Antigua and Barbuda runs at UTC-4, permanently. Atlantic Standard Time, no daylight saving adjustment. The IANA identifier is America/Antigua. The clock here moves only in one direction, which is forward, and it does so at the same rate year-round.
This is entirely typical for the northeastern Caribbean.
Small islands, steady clocks
Most of the Lesser Antilles, the arc of small islands curving from Puerto Rico down toward Trinidad, use UTC-4 with no daylight saving. At roughly 17°N latitude, the seasonal daylight variation in Antigua is mild enough that shifting clocks twice a year would save very little energy and cause considerable confusion among tourists who flew in from places where the clocks do move.
Antigua has 365 beaches (one per day of the year, the tourist brochures say, though the actual count varies by how generously you define “beach”). Beach tourism is the economic backbone. A country whose primary industry involves people on holiday does not benefit from temporal complexity.

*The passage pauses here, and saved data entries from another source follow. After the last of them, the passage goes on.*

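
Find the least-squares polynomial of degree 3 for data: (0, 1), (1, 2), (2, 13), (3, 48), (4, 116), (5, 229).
139/126 + (-1051/756)x + (11/252)x² + (101/54)x³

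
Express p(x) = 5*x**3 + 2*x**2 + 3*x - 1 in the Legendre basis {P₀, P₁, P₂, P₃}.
(-1/3)P₀ + (6)P₁ + (4/3)P₂ + (2)P₃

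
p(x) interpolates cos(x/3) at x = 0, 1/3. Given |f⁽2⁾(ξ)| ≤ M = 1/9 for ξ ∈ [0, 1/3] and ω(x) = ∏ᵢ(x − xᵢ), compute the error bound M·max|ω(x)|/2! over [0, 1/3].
1/648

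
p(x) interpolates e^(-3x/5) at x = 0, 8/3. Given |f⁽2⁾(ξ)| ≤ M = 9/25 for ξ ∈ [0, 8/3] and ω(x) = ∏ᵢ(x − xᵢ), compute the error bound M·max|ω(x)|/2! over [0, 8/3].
8/25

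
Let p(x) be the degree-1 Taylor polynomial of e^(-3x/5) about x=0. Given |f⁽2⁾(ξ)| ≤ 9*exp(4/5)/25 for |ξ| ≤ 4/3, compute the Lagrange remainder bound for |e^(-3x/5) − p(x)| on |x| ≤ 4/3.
8*exp(4/5)/25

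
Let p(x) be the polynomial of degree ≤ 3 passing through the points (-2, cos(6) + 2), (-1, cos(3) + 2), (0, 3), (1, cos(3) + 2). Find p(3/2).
7*cos(3)/2 - 5*cos(6)/16 - 3/16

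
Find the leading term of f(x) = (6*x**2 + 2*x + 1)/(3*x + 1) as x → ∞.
2*x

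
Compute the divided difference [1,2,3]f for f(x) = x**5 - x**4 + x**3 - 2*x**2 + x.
69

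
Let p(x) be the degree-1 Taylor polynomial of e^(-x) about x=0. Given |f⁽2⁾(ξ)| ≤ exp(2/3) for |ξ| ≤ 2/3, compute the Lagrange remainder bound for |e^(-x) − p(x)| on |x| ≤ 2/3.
2*exp(2/3)/9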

English Harbour and Nelson’s Dockyard
Antigua was a significant British naval base from the 17th through 19th centuries. English Harbour, on the island’s south coast, was the main Royal Navy facility for the eastern Caribbean. Horatio Nelson served here from 1784 to 1787 as a young captain, an unhappy posting by his own account (the climate disagreed with him, and he clashed repeatedly with local merchants). The restored dockyard, now a UNESCO World Heritage Site, still bears his name.
In Nelson’s time, ships kept time by chronometer, a technology that was transforming ocean navigation in exactly that period. John Harrison’s marine chronometer, developed through the mid-18th century to solve the longitude problem, meant ships could carry accurate Greenwich time and determine their position by comparing it to local solar time. Nelson’s ships in English Harbour were among the first generation of vessels navigating by this method.

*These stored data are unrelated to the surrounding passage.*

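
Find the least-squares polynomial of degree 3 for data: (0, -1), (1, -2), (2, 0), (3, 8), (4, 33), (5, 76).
-1 + (1/14)x + (-27/14)x² + x³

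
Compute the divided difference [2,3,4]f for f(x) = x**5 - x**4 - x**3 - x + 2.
221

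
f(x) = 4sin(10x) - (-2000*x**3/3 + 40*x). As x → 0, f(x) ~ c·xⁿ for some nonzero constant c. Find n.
5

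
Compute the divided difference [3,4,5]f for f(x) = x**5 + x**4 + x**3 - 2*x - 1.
769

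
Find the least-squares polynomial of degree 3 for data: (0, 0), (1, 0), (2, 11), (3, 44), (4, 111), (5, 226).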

The timezone didn’t exist as a concept then, but the problem it would eventually solve: how do you synchronize time across distance, whether across an ocean or between a ship and a shore station, was being worked out in real time in these waters.
Cricket and the clock
Cricket is the soul of Antigua. The Sir Vivian Richards Stadium, named after Antigua’s most famous son, hosts international test matches. Test cricket runs for up to five days, sessions of two hours each, with breaks for lunch and tea. The game has its own internal clock, completely indifferent to UTC offsets.
Viv Richards, arguably the most destructive batsman in cricket history, made his home ground Antigua’s Recreation Ground (the old one, before the stadium) into a place where opposing bowlers felt time compress unpleasantly. A Richards innings could make an afternoon feel like five minutes. Or five years. Depending on which team you supported.